Le canari dans la mine
Les républicains ont assez averti, l’ont assez répété… Lorsqu’on s’en prend aux Juifs, la barbarie et le chaos ne sont pas loin. Comme le canari dans la mine, qui le premier s’asphyxie et prévient ainsi de la diffusion de gaz toxiques, le Juif pointé du doigt, battu, torturé, assassiné dans la Cité, annonce le pire pour tous les citoyens.
Nous ne ferons pas ici la liste longue, alarmante qui, avant même Ilan Halimi en 2006 jusqu’à René Hadjadj en 2022, a vu se succéder meurtres d’enfants, torture et défenestration de vieillards, assassinats, agressions, insultes, vexations. Ce n’est pas être raciste que rappeler que la quasi-totalité de ces agressions émane de fanatiques islamistes, même si la bête immonde réveillée par les nazis rôde toujours au-dessus d’une extrême-droite qui dans ce domaine ne dira jamais son dernier mot. Ce n’est pas être pessimiste que constater qu’à chaque atrocité les Français sont de moins en moins nombreux à s’émouvoir et à protester, la justice de moins en moins prompte à reconnaître son caractère antisémite et les responsables politiques de plus en plus enclins à la cacher sous le tapis de leur électoralisme, voire à nier les faits.
Jusqu’au début de l’année 2022, ces événements terribles étaient perpétrés par les ennemis de la République, de la fraternité et de la laïcité. Depuis le début de cette année, on a vu émerger une complaisance atterrante de certains élus.
À Grenoble, il a fallu la réaction de citoyens et d’associations, dont Unité laïque, pour qu’une fresque représentant une femme vêtue d’un hijab, reprenant les rayures et les couleurs des hardes des déportés et frappée de l’étoile jaune soit recouverte. Mais qui l’avait autorisée ?
À Avignon, une peinture murale monumentale mobilisant les codes les plus repérables de l’antisémitisme a été dévoilée jeudi 23 juin. Elle a été réalisée sur un mur pignon à l’entrée nord de la ville par un graffeur anti-vaxx, complotiste, montrant patte blanche à tous les stigmates du genre.

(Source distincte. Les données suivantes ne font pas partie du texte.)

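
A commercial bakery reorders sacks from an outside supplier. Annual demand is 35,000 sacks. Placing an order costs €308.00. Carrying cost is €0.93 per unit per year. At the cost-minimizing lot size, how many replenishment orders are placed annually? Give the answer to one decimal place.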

Il est ahurissant que sur ce bâtiment appartenant à la Communauté d’agglomération du Grand Avignon une telle ignominie ait pu trouver sa place, alors que, pour que les autorisations soient délivrées, le projet a dû passer entre les mains d’une dizaine d’agents publics. Il est encore plus accablant d’apprendre que la maire socialiste de la Ville d’Avignon et que le président divers droite soutenu par le RN du Grand Avignon ont refusé l’effacement de la fresque au nom de la « liberté d’expression ». Il a fallu la fermeté d’un préfet républicain, précédée de l’action de jeunes militants antiracistes pour que cette icône antisémite soit recouverte de peinture.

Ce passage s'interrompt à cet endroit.